En fait, heureusement qu’on n’a pas fait l’album, car ça aurait été un très mauvais album de Montecarl, on était vraiment paumés : il y avait de très bons morceaux dont certains sonnaient soul limite Otis Redding. C’était du bon rock un peu à la Buzzcoks, style Montecarl et ça a donné mon album où j’ai encore exagéré la tendance schizophrène, mais c’était globalement ce répertoire là.
De toute façon, c’est toi qui écrivais une bonne partie des chansons ?
Oui. Stéphane écrivait des supers chansons mais n’arrivait jamais à les terminer, ou à faire les textes donc on ne les jouait jamais, mais j’en ai écrit une ou deux avec lui sur le premier album de Montecarl. C’est d’ailleurs lui qui a écrit le tube de AS Dragon, "Pas chez moi": je préfère la version US à la version française mais c’est une chanson de Stéphane.
En fait entre l’écoute de l’album de Montecarl et de ton premier album solo, il y a vraiment une grosse différence, moins seul contre tous, plus calme, comment tu expliques ça ? Le contrecoup peut-être ?
 Au sein de Montecarl, c’était sans cesse la friction 
  : quand tu répètes, que tu t’éclates la tête 
  tous les jours avec les amplis à fond, de la musique bruyante, ça 
  fait monter le stress, l’agressivité et ça se ressent sur 
  les rapports. Quand le groupe a splitté, ça a été 
  un véritable soulagement pour nous tous et pour moi particulièrement. 
  J’ai tout de suite eu envie de changer parce que j’avais l’impression 
  d’être complètement perdu : tu finis par faire toujours la 
  même chose sur scène, à balancer ta guitare au même 
  moment. 
  Le fait que East West m’ait re-signé y est également pour 
  beaucoup : je me suis retrouvé tout seul, protégé par personne. 
  Ils ne me l’ont pas dit mais il était évident que je ne 
  pouvais pas tirer mon épingle du jeu dans un contexte rock, un chanteur 
  rock tout seul, ça n'a pas de sens, donc évidemment, j’allais 
  me diriger vers quelque chose de plus pop. 
  Dernière chose, on était à l’époque du tout 
  electro, aucun disque de rock ne sortait, ça ne pouvait que m’influencer 
  … et forcément, j’ai finit par m’y intéresser.
Sur ton album solo, Ravalec t’a écrit deux textes, comment ça s’est passé ? C’est toi qui a eu l’idée de travailler avec lui ?

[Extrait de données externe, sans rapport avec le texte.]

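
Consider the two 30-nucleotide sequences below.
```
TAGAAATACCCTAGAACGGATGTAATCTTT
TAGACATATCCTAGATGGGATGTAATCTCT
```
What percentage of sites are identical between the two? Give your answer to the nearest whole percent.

83%

Mismatches at positions 5, 9, 16, 17, 29 (1-based): 5 of 30.
Identical positions: 25/30 = 83.33% → 83%.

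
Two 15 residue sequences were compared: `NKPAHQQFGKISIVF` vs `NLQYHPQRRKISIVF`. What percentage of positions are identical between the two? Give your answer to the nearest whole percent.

60%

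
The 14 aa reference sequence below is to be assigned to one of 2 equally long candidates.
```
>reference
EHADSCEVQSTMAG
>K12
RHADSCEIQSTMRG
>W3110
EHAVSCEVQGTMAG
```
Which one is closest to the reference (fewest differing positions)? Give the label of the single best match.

Hamming distances to reference — K12: 3; W3110: 2.
Smallest is W3110 with 2 mismatches.

W3110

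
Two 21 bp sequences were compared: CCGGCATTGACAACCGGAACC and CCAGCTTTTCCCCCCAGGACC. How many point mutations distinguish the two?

The sequences differ at bases 3, 6, 9, 10, 12, 13, 16, 18 (1-based) — 8 in total.

8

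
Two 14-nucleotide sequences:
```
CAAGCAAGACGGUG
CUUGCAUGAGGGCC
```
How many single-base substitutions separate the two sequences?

The sequences differ at bases 2, 3, 7, 10, 13, 14 (1-based) — 6 in total.

6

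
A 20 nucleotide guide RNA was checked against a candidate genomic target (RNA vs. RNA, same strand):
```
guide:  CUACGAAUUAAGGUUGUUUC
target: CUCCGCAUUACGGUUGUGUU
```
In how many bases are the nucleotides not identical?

Comparing position by position, 5 bases differ: 3 (A/C), 6 (A/C), 11 (A/C), 18 (U/G), 20 (C/U).

5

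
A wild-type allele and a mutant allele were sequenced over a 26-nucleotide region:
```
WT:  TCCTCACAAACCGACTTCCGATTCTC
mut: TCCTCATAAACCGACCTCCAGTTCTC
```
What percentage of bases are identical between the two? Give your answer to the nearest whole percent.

4 positions differ (7, 16, 20, 21), so 22 of 26 match: 22/26 = 84.62%.

85%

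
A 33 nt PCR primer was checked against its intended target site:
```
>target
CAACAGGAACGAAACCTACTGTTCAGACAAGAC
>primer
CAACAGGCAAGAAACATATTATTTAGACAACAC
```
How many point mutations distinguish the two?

7

Comparing position by position, 7 bases differ: 8 (A/C), 10 (C/A), 16 (C/A), 19 (C/T), 21 (G/A), 24 (C/T), 31 (G/C).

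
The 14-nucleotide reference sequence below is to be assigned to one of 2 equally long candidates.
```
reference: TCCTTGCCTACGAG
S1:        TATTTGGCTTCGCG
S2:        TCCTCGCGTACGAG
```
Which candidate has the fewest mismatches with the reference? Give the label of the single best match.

Hamming distances to reference — S1: 5; S2: 2.
Smallest is S2 with 2 mismatches.

S2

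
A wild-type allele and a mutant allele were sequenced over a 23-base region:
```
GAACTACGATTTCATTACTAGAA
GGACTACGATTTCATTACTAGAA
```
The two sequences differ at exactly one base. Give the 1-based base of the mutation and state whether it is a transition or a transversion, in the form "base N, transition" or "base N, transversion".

base 2, transition

The sequences differ only at base 2: A→G (purine→purine), a transition.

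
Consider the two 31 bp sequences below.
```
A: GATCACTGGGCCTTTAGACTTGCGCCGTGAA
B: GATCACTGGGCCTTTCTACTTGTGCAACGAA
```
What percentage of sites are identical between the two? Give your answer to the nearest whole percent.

Mismatches at positions 16, 17, 23, 26, 27, 28 (1-based): 6 of 31.
Identical positions: 25/31 = 80.65% → 81%.

81%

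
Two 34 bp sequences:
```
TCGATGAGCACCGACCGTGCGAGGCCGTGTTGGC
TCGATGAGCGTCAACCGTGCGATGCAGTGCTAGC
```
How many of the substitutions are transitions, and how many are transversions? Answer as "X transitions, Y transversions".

5 transitions, 2 transversions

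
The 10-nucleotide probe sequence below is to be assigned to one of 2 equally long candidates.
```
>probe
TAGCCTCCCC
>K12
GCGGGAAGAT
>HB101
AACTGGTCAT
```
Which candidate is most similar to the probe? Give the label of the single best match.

HB101

Hamming distances to probe — K12: 9; HB101: 8.
Smallest is HB101 with 8 mismatches.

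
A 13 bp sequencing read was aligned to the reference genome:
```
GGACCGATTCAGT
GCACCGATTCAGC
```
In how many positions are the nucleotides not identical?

2

Comparing position by position, 2 positions differ: 2 (G/C), 13 (T/C).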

 Ca s’est fait assez bizarrement en fait. Pour Montecarl, j’avais 
  eu pas mal de critiques au niveau des textes et j’ai fait l’erreur 
  de les écouter comme quoi c’était trop 19e siècle, 
  trop compliqué, incompréhensible, comme si c’était 
  un peu le point faible du groupe. C’est parce que j’avais écouté 
  ces remarques que les textes du deuxième album sont assez faibles : je 
  ne savais plus comment m’exprimer. 
  Ravalec, j’ai voulu le rencontrer parce qu’on m’avait dit 
  c’est un pur moment de rock’n roll, "rencontre le", essayez 
  de faire des choses ensemble mais ça a été plutôt 
  difficile de collaborer. C’est un mec super sympa mais il n’a pas 
  trop le sens du rythme, c’est un écrivain avant tout, il n’est 
  pas un auteur de textes sans compter que je le soupçonne de considérer 
  la chanson comme quelque chose de mineur, de facile, qui ne nécessite 
  pas d’être léché.
  On a donc bossé sur "La Ville" : il m’a donné 
  de la matière mais j’ai été obligé de réécrire 
  pas mal parce que j’étais extrêmement tatillon et lui n’avait 
  pas que ça à faire. Sur "3000", c’est une adaptation 
  d’un passage de ses bouquins déjà publié : "Nostagie 
  De La Magie Noire" je crois.
Quand je t’ai vu l’an passé à la Boule Noire en première partie des Walkmen, le parti pris était quand même beaucoup plus rock que sur l’album, plus dans l’esprit du 6-titres « Sauvage », comment expliques-tu ce décalage ?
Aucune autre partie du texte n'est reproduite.